Dynamicznie rosną także ceny napraw i przeglądów. W porównaniu ze stawkami z 2018 r. usunięcie usterek jest droższe o 35 proc. Zwiększył się także wydatek na wymianę oleju i przegląd — o 24 proc. Ceny utrzymały się na podobnym poziomie tylko w przypadku serwisu i naprawy klimatyzacji — wzrost wyniósł 1 proc. Biorąc pod uwagę wszystkie koszty związane z serwisowaniem auta, wzrost cen w latach 2018-23 r. wyniósł 21 proc. Warto dodać, że dynamicznie rosną również ceny samochodów. Według Instytutu Badań Rynku Motoryzacyjnego Samar średnia ważona cena nowego auta w Polsce wzrosła w ciągu ostatnich 20 lat z 52 tys. zł w 2003 r. do 175 tys. zł w 2023. Ponad połowa wzrostu przypadła na ostatnie trzy lata. W 2019 r. średnia cena wynosiła 112 tys. zł.

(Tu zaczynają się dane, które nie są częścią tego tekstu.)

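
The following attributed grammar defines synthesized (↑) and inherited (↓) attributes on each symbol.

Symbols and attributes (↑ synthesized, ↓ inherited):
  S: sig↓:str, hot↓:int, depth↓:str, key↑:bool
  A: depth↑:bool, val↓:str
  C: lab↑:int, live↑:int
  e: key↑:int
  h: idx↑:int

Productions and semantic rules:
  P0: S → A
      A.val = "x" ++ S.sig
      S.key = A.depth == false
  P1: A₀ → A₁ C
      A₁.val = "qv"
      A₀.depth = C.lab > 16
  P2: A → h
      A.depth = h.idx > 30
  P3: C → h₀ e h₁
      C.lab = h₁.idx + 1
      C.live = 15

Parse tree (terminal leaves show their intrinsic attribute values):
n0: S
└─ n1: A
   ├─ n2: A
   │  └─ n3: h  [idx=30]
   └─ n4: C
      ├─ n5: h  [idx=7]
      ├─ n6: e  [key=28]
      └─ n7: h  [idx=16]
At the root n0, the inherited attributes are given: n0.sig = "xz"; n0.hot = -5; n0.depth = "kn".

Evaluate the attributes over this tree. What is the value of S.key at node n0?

false

1. n0.sig = "xz"  [given at root]
2. n0.hot = -5  [given at root]
3. n0.depth = "kn"  [given at root]
4. n1.val = "xxz"  ["x" ++ S.sig]
5. n2.val = "qv"  ["qv"]
6. n3.idx = 30  [terminal]
7. n2.depth = false  [h.idx > 30]
8. n5.idx = 7  [terminal]
9. n6.key = 28  [terminal]
10. n7.idx = 16  [terminal]
11. n4.lab = 17  [h₁.idx + 1]
12. n4.live = 15  [15]
13. n1.depth = true  [C.lab > 16]
14. n0.key = false  [A.depth == false]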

Za ten ogromny wzrost w dużej mierze odpowiada sytuacja w ostatnich trzech latach naznaczonych pandemią COVID-19, zerwanymi łańcuchami dostaw oraz niedoborem wielu podzespołów, co przełożyło się na zmniejszenie dostępności nowych aut. Do wzrostu cen przyczyniły się też inflacja, sytuacja polityczno-gospodarcza na świecie, ale także wzrost sprzedaży droższych samochodów elektrycznych oraz udziału w rynku nowych aut z segmentu premium.